Это признают и все западные ясновиды и пророки, которые даже не сомневаются в том, что свет новой, достойной с точки зрения материи и духа, придет именно из России…
Часть II. «Наступает минута прощания…»
«И зовет нас на подвиг Россия,
Веет ветром от шага полков…»
Глава I. За веру, царя и отечество…
На следующий день после объявления Германией войны России в Белом Зале Зимнего дворца был отслужен молебен.
Государь и все члены императорской фамилии, министры, генералитет, члены Государственного Совета и Думы, множество офицеров заполняли огромный зал.
Внимание всех было устремлено на Государя и великого князя Николая Николаевича, которого все прочили на место Верховного главнокомандующего.

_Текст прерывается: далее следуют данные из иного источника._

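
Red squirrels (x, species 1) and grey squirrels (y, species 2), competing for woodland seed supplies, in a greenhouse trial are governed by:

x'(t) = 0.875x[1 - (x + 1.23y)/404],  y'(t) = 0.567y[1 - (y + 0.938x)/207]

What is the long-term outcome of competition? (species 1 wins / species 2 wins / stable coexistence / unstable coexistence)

Compare the nullcline intercepts: K1/α12 = 404/1.23 = 328 > K2 = 207; K2/α21 = 207/0.938 = 221 < K1 = 404.
Since the inequalities point opposite ways, species 1 can invade but species 2 cannot.

species 1 excludes species 2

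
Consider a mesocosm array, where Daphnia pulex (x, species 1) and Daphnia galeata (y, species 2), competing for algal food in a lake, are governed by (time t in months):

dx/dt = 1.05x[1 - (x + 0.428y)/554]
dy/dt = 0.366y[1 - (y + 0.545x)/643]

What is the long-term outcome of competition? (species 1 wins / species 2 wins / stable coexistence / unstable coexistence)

stable coexistence

Compare the nullcline intercepts: K1/α12 = 554/0.428 = 1290 > K2 = 643; K2/α21 = 643/0.545 = 1180 > K1 = 554.
Since both inequalities hold, each species can invade when rare, so the interior equilibrium is stable.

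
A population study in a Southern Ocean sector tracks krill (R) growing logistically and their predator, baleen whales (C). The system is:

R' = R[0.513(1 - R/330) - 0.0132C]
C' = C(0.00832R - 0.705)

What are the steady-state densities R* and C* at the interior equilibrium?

From dC/dt = 0 with C > 0: 0.00832R* = 0.705, so R* = 84.7.
Substitute into dR/dt = 0: 0.513(1 - 84.7/330) = 0.0132C*.
The bracket is 0.743, giving C* = 0.381/0.0132 = 28.9.

R* ≈ 84.7, C* ≈ 28.9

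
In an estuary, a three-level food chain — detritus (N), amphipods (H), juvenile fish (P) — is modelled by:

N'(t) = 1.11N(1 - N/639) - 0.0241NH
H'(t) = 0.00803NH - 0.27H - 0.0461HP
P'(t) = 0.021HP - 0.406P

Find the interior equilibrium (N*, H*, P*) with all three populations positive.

From dP/dt = 0: 0.021H* = 0.406, so H* = 19.3.
From dN/dt = 0: 1.11(1 - N*/639) = 0.0241·19.3, giving N* = 639·(1 - 0.42) = 371.
From dH/dt = 0: 0.00803·371 - 0.27 = 0.0461P*, so P* = 2.71/0.0461 = 58.7.

N* ≈ 371, H* ≈ 19.3, P* ≈ 58.7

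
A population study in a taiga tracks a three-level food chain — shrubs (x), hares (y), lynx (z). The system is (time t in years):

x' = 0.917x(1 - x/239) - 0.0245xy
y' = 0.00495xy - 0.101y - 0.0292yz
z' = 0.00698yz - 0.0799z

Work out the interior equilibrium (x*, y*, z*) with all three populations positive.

From dz/dt = 0: 0.00698y* = 0.0799, so y* = 11.4.
From dx/dt = 0: 0.917(1 - x*/239) = 0.0245·11.4, giving x* = 239·(1 - 0.306) = 166.
From dy/dt = 0: 0.00495·166 - 0.101 = 0.0292z*, so z* = 0.72/0.0292 = 24.7.

x* ≈ 166, y* ≈ 11.4, z* ≈ 24.7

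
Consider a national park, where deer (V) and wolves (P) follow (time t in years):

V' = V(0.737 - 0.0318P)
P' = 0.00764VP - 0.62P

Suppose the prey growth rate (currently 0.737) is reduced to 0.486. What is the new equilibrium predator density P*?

P* ≈ 15.3

At the interior fixed point, setting dV/dt = 0 with V > 0 fixes P* = (prey growth rate)/(VP coefficient) — independent of the other coefficients.
With the change, P* = 0.486/0.0318 = 15.3; it falls from 23.2.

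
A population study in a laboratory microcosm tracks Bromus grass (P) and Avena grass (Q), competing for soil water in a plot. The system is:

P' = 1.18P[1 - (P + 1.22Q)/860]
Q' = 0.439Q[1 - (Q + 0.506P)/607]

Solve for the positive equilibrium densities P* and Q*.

Setting both brackets to zero gives the nullclines P + 1.22Q = 860 and 0.506P + Q = 607.
Substituting Q = 607 - 0.506P into the first: P(1 - 1.22·0.506) = 860 - 1.22·607.
So P* = 119/0.383 = 312, and then Q* = 607 - 0.506·312 = 449.

P* ≈ 312, Q* ≈ 449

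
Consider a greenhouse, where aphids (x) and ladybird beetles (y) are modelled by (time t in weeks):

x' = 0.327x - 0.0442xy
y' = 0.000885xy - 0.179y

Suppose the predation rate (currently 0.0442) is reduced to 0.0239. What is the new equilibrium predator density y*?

y* ≈ 13.7

At the interior fixed point, setting dx/dt = 0 with x > 0 fixes y* = (prey growth rate)/(xy coefficient) — independent of the other coefficients.
With the change, y* = 0.327/0.0239 = 13.7; it rises from 7.4.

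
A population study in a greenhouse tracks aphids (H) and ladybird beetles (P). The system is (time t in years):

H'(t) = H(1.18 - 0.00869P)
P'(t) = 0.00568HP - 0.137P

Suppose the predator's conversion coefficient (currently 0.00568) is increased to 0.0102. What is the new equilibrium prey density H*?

H* ≈ 13.4

At the interior fixed point, setting dP/dt = 0 with P > 0 fixes H* = (predator death rate)/(HP coefficient) — independent of the other coefficients.
With the change, H* = 0.137/0.0102 = 13.4; it falls from 24.1.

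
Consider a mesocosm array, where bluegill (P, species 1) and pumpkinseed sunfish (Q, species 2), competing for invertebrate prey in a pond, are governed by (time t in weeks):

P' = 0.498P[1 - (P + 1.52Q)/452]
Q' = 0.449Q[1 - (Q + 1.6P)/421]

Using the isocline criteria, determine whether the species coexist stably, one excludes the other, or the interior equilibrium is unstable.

Compare the nullcline intercepts: K1/α12 = 452/1.52 = 297 < K2 = 421; K2/α21 = 421/1.6 = 263 < K1 = 452.
Since both are reversed, neither can invade when rare; the interior point is a saddle.

unstable coexistence (outcome depends on initial conditions)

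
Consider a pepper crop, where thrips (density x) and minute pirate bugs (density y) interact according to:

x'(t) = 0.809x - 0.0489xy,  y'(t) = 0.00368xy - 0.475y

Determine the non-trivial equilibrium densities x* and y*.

x* ≈ 129, y* ≈ 16.5

Set dy/dt = 0 with y > 0: 0.00368x - 0.475 = 0, so x* = 0.475/0.00368 = 129.
Set dx/dt = 0 with x > 0: 0.809 - 0.0489y = 0, so y* = 0.809/0.0489 = 16.5.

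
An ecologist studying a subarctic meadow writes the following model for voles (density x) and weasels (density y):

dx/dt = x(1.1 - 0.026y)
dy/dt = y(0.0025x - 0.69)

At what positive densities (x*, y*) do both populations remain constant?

Set dy/dt = 0 with y > 0: 0.0025x - 0.69 = 0, so x* = 0.69/0.0025 = 276.
Set dx/dt = 0 with x > 0: 1.1 - 0.026y = 0, so y* = 1.1/0.026 = 42.3.

x* ≈ 276, y* ≈ 42.3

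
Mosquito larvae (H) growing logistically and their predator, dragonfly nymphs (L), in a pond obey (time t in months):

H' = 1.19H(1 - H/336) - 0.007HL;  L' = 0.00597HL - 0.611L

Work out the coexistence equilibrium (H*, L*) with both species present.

From dL/dt = 0 with L > 0: 0.00597H* = 0.611, so H* = 102.
Substitute into dH/dt = 0: 1.19(1 - 102/336) = 0.007L*.
The bracket is 0.695, giving L* = 0.828/0.007 = 118.

H* ≈ 102, L* ≈ 118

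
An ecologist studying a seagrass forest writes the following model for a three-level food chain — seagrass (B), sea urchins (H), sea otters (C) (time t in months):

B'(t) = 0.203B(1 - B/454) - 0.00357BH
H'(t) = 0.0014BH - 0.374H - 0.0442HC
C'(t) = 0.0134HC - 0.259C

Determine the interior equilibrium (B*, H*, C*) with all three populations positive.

B* ≈ 300, H* ≈ 19.3, C* ≈ 1.03

From dC/dt = 0: 0.0134H* = 0.259, so H* = 19.3.
From dB/dt = 0: 0.203(1 - B*/454) = 0.00357·19.3, giving B* = 454·(1 - 0.34) = 300.
From dH/dt = 0: 0.0014·300 - 0.374 = 0.0442C*, so C* = 0.0456/0.0442 = 1.03.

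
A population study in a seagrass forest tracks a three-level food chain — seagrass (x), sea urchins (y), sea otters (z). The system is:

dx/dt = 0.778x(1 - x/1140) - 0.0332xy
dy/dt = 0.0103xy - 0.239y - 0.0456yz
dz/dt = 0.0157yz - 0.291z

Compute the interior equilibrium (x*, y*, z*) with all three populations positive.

x* ≈ 238, y* ≈ 18.5, z* ≈ 48.6

From dz/dt = 0: 0.0157y* = 0.291, so y* = 18.5.
From dx/dt = 0: 0.778(1 - x*/1140) = 0.0332·18.5, giving x* = 1140·(1 - 0.791) = 238.
From dy/dt = 0: 0.0103·238 - 0.239 = 0.0456z*, so z* = 2.22/0.0456 = 48.6.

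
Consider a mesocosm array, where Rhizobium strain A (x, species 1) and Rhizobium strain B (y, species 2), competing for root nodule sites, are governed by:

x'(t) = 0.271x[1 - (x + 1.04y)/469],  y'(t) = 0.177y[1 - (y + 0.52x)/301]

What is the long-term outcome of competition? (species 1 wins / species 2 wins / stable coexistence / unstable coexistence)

Compare the nullcline intercepts: K1/α12 = 469/1.04 = 451 > K2 = 301; K2/α21 = 301/0.52 = 579 > K1 = 469.
Since both inequalities hold, each species can invade when rare, so the interior equilibrium is stable.

stable coexistence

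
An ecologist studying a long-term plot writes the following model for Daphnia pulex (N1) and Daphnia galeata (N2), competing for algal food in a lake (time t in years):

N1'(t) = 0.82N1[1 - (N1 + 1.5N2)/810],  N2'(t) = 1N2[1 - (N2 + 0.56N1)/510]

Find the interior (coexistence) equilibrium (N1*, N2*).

Setting both brackets to zero gives the nullclines N1 + 1.5N2 = 810 and 0.56N1 + N2 = 510.
Substituting N2 = 510 - 0.56N1 into the first: N1(1 - 1.5·0.56) = 810 - 1.5·510.
So N1* = 45/0.16 = 281, and then N2* = 510 - 0.56·281 = 353.

N1* ≈ 281, N2* ≈ 353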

Перед молебном был прочитан манифест об объявлении войны.
После службы царь вместе с наследником вышел на балкон.
Его восторженно приветствовала собравшаяся перед Зимним Дворцом многотысячная толпа.
Николай произнес краткую, но весьма выразительную речь.
— Я, — с необыкновенной выразительностью говорил он, — торжественно заявляю, что не заключу мира до тех пор, пока последний неприятельский воин не уйдет с земли нашей!
Дрожь пробежала по толпе. Присутствующие, как один человек, опустились на колени.
Рздалось громовое «ура».
Многие плакали.
На молебне присутствовал единственный иностранец, французский посланник, представитель союзницы России.